Theorem axnul 4159

Description: The Null Set Axiom of ZF set theory: there exists a set with no elements. Axiom of Empty Set of [Enderton] p. 18. In some textbooks, this is presented as a separate axiom; here we show it can be derived from Separation ax-sep 4152. This version of the Null Set Axiom tells us that at least one empty set exists, but does not tell us that it is unique - we need the Axiom of Extensionality to do that (see zfnuleu 4158).

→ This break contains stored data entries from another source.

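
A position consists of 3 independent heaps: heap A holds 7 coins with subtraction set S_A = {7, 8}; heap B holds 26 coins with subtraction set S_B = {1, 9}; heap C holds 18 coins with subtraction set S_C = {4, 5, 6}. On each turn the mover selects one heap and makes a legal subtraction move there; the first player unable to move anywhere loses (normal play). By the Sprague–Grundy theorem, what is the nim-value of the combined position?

Heap A, S = {7, 8}:
n : 0 1 2 3 4 5 6 7
G : 0 0 0 0 0 0 0 1
G_A(7) = 1.
Heap B, S = {1, 9}:
G(0) = 0
G(1) = mex{0} = 1
G(2) = mex{1} = 0
G(3) = mex{0} = 1
G(4) = mex{1} = 0
G(5) = mex{0} = 1
G(6) = mex{1} = 0
G(7) = mex{0} = 1
G(8) = mex{1} = 0
G(9) = mex{0,0} = 1
G(10) = mex{1,1} = 0
G(11) = mex{0,0} = 1
G(12) = mex{1,1} = 0
G(13) = mex{0,0} = 1
G(14) = mex{1,1} = 0
G(15) = mex{0,0} = 1
G(16) = mex{1,1} = 0
G(17) = mex{0,0} = 1
G(18) = mex{1,1} = 0
G(19) = mex{0,0} = 1
G(20) = mex{1,1} = 0
G(21) = mex{0,0} = 1
G(22) = mex{1,1} = 0
G(23) = mex{0,0} = 1
G(24) = mex{1,1} = 0
G(25) = mex{0,0} = 1
G(26) = mex{1,1} = 0
G_B(26) = 0.
Heap C, S = {4, 5, 6}:
G(0) = 0
G(1) = mex{} = 0
G(2) = mex{} = 0
G(3) = mex{} = 0
G(4) = mex{0} = 1
G(5) = mex{0,0} = 1
G(6) = mex{0,0,0} = 1
G(7) = mex{0,0,0} = 1
G(8) = mex{1,0,0} = 2
G(9) = mex{1,1,0} = 2
G(10) = mex{1,1,1} = 0
G(11) = mex{1,1,1} = 0
G(12) = mex{2,1,1} = 0
G(13) = mex{2,2,1} = 0
G(14) = mex{0,2,2} = 1
G(15) = mex{0,0,2} = 1
G(16) = mex{0,0,0} = 1
G(17) = mex{0,0,0} = 1
G(18) = mex{1,0,0} = 2
G_C(18) = 2.
Combined Grundy value = 1 ⊕ 0 ⊕ 2 = 3.

3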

This theorem should not be referenced by any proof. Instead, use ax-nul 4160 below so that the uses of the Null Set Axiom can be more easily identified. (Contributed by Jeff Hoffman, 3-Feb-2008.) (Revised by NM, 4-Feb-2008.) (New usage is discouraged.) (Proof modification is discouraged.)

Assertion

Ref	Expression
axnul	|- E. x A. y -. y e. x

Distinct variable group:   x, y

Proof of Theorem axnul

Dummy variable z is distinct from all other variables.

Step	Hyp	Ref	Expression
1		ax-sep 4152	. 2 |- E. x A. y ( y e. x <-> ( y e. z /\ ( y e. y /\ -. y e. y ) ) )
2		pm3.24 694	. . . . . 6 |- -. ( y e. y /\ -. y e. y )
3	2	intnan 930	. . . . 5 |- -. ( y e. z /\ ( y e. y /\ -. y e. y ) )
4		id 19	. . . . 5 |- ( ( y e. x <-> ( y e. z /\ ( y e. y /\ -. y e. y ) ) ) -> ( y e. x <-> ( y e. z /\ ( y e. y /\ -. y e. y ) ) ) )
5	3, 4	mtbiri 676	. . . 4 |- ( ( y e. x <-> ( y e. z /\ ( y e. y /\ -. y e. y ) ) ) -> -. y e. x )
6	5	alimi 1469	. . 3 |- ( A. y ( y e. x <-> ( y e. z /\ ( y e. y /\ -. y e. y ) ) ) -> A. y -. y e. x )
7	6	eximi 1614	. 2 |- ( E. x A. y ( y e. x <-> ( y e. z /\ ( y e. y /\ -. y e. y ) ) ) -> E. x A. y -. y e. x )
8	1, 7	ax-mp 5	1 |- E. x A. y -. y e. x

Syntax hints:   -. wn 3   /\ wa 104   <-> wb 105   A.wal 1362   E.wex 1506   e. wcel 2167

This theorem was proved from axioms:  ax-mp 5  ax-1 6  ax-2 7  ax-ia1 106  ax-ia2 107  ax-ia3 108  ax-in1 615  ax-in2 616  ax-5 1461  ax-gen 1463  ax-ie1 1507  ax-ie2 1508  ax-4 1524  ax-ial 1548  ax-sep 4152

This theorem depends on definitions:  df-bi 117

This theorem is referenced by: (None)